Após sair da prisão, em setembro de 2025, iniciou um relacionamento de namoro com a vítima. Posteriormente, a vítima engravidou, passando a residir com o suspeito em São Domingos de Rana – Cascais. Num episódio ocorrido entre novembro e dezembro de 2025, por volta das 15h00, o suspeito, após chegar embriagado à sua residência, injuriou a sua mãe. Após a vítima lhe ter referido que devia parar de consumir álcool, o mesmo colocou-lhe a mão no pescoço, com bastante força, até esta ficar encostada à parede do quarto. A vítima, ao referir que iria chamar a Polícia, fez com que o suspeito abandonasse a residência.
No inicio do ano a vítima separou-se do suspeito, tendo residido inicialmente em França e posteriormente em Lisboa. No passado mês de março, passou a residir com a sua irmã, em Cascais. Em abril do corrente ano nasceu o filho de ambos, resultado de uma gravidez indesejada pelo suspeito. A gravidez da ofendida foi muito atribulada, uma vez que o suspeito constantemente, através de mensagens ou ligações anónimas, a ameaçava de morte e lhe referia que não podia ter o filho. A ofendida foi informada que o suspeito andava a dizer a todas as pessoas, que se a encontrasse na rua, a matava e que lhe iria tirar o filho.

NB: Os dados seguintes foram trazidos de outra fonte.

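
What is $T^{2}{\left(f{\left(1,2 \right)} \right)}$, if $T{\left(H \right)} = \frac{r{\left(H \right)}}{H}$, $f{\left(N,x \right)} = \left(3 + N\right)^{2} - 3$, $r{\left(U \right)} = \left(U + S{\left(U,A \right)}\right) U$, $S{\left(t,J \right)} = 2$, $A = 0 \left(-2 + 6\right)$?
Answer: $225$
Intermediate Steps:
$A = 0$ ($A = 0 \cdot 4 = 0$)
$r{\left(U \right)} = U \left(2 + U\right)$ ($r{\left(U \right)} = \left(U + 2\right) U = \left(2 + U\right) U = U \left(2 + U\right)$)
$f{\left(N,x \right)} = -3 + \left(3 + N\right)^{2}$ ($f{\left(N,x \right)} = \left(3 + N\right)^{2} - 3 = -3 + \left(3 + N\right)^{2}$)
$T{\left(H \right)} = 2 + H$ ($T{\left(H \right)} = \frac{H \left(2 + H\right)}{H} = 2 + H$)
$T^{2}{\left(f{\left(1,2 \right)} \right)} = \left(2 - \left(3 - \left(3 + 1\right)^{2}\right)\right)^{2} = \left(2 - \left(3 - 4^{2}\right)\right)^{2} = \left(2 + \left(-3 + 16\right)\right)^{2} = \left(2 + 13\right)^{2} = 15^{2} = 225$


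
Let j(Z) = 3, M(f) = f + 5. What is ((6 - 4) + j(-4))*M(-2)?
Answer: 15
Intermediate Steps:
M(f) = 5 + f
((6 - 4) + j(-4))*M(-2) = ((6 - 4) + 3)*(5 - 2) = (2 + 3)*3 = 5*3 = 15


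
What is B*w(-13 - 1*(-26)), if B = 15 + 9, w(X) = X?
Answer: 312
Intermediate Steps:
B = 24
B*w(-13 - 1*(-26)) = 24*(-13 - 1*(-26)) = 24*(-13 + 26) = 24*13 = 312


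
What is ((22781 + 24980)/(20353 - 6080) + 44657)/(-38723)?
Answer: -91062446/78956197 ≈ -1.1533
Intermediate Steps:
((22781 + 24980)/(20353 - 6080) + 44657)/(-38723) = (47761/14273 + 44657)*(-1/38723) = (47761*(1/14273) + 44657)*(-1/38723) = (6823/2039 + 44657)*(-1/38723) = (91062446/2039)*(-1/38723) = -91062446/78956197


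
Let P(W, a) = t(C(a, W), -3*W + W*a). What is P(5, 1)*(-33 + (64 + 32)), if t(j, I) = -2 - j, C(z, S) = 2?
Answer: -252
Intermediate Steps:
P(W, a) = -4 (P(W, a) = -2 - 1*2 = -2 - 2 = -4)
P(5, 1)*(-33 + (64 + 32)) = -4*(-33 + (64 + 32)) = -4*(-33 + 96) = -4*63 = -252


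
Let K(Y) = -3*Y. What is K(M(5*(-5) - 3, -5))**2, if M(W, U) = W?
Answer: 7056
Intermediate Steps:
K(M(5*(-5) - 3, -5))**2 = (-3*(5*(-5) - 3))**2 = (-3*(-25 - 3))**2 = (-3*(-28))**2 = 84**2 = 7056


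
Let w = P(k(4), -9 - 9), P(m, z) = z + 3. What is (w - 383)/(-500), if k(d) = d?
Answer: 199/250 ≈ 0.79600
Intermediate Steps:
P(m, z) = 3 + z
w = -15 (w = 3 + (-9 - 9) = 3 - 18 = -15)
(w - 383)/(-500) = (-15 - 383)/(-500) = -398*(-1/500) = 199/250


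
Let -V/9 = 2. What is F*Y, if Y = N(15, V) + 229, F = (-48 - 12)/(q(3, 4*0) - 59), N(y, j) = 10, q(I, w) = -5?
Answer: 3585/16 ≈ 224.06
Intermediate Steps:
V = -18 (V = -9*2 = -18)
F = 15/16 (F = (-48 - 12)/(-5 - 59) = -60/(-64) = -60*(-1/64) = 15/16 ≈ 0.93750)
Y = 239 (Y = 10 + 229 = 239)
F*Y = (15/16)*239 = 3585/16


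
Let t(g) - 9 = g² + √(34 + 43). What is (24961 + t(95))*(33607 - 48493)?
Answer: -506049570 - 14886*√77 ≈ -5.0618e+8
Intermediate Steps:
t(g) = 9 + √77 + g² (t(g) = 9 + (g² + √(34 + 43)) = 9 + (g² + √77) = 9 + (√77 + g²) = 9 + √77 + g²)
(24961 + t(95))*(33607 - 48493) = (24961 + (9 + √77 + 95²))*(33607 - 48493) = (24961 + (9 + √77 + 9025))*(-14886) = (24961 + (9034 + √77))*(-14886) = (33995 + √77)*(-14886) = -506049570 - 14886*√77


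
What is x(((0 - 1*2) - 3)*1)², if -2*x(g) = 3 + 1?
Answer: 4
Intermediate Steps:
x(g) = -2 (x(g) = -(3 + 1)/2 = -½*4 = -2)
x(((0 - 1*2) - 3)*1)² = (-2)² = 4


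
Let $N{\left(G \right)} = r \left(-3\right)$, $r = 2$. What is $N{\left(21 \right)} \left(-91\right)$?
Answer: $546$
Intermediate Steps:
$N{\left(G \right)} = -6$ ($N{\left(G \right)} = 2 \left(-3\right) = -6$)
$N{\left(21 \right)} \left(-91\right) = \left(-6\right) \left(-91\right) = 546$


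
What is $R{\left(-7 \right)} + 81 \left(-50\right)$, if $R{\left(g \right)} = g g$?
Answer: $-4001$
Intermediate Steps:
$R{\left(g \right)} = g^{2}$
$R{\left(-7 \right)} + 81 \left(-50\right) = \left(-7\right)^{2} + 81 \left(-50\right) = 49 - 4050 = -4001$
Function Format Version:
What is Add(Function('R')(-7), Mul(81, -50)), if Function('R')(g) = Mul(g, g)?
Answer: -4001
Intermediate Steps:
Function('R')(g) = Pow(g, 2)
Add(Function('R')(-7), Mul(81, -50)) = Add(Pow(-7, 2), Mul(81, -50)) = Add(49, -4050) = -4001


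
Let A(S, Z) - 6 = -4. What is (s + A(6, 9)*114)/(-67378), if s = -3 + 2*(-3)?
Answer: -219/67378 ≈ -0.0032503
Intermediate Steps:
A(S, Z) = 2 (A(S, Z) = 6 - 4 = 2)
s = -9 (s = -3 - 6 = -9)
(s + A(6, 9)*114)/(-67378) = (-9 + 2*114)/(-67378) = (-9 + 228)*(-1/67378) = 219*(-1/67378) = -219/67378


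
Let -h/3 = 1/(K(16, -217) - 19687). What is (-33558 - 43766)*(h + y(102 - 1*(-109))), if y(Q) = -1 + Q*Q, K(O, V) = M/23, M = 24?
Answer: -119897595784332/34829 ≈ -3.4425e+9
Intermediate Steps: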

Além disso, desde que terminaram a relação, o suspeito, através de contas de redes sociais de outras pessoas tentava encontrar-se com a vítima, que nunca terá ido por saber que seria o suspeito por detrás destas contas. O suspeito também a terá tentado localizar junto da sua atual residência. Da matéria de prova carreada para o processo culminou na emissão de mandados de detenção fora de flagrante delito pela Autoridade Judiciária. Após presente à autoridade judiciária foi-lhe aplicada a medida de coação mais gravosa, a de prisão preventiva.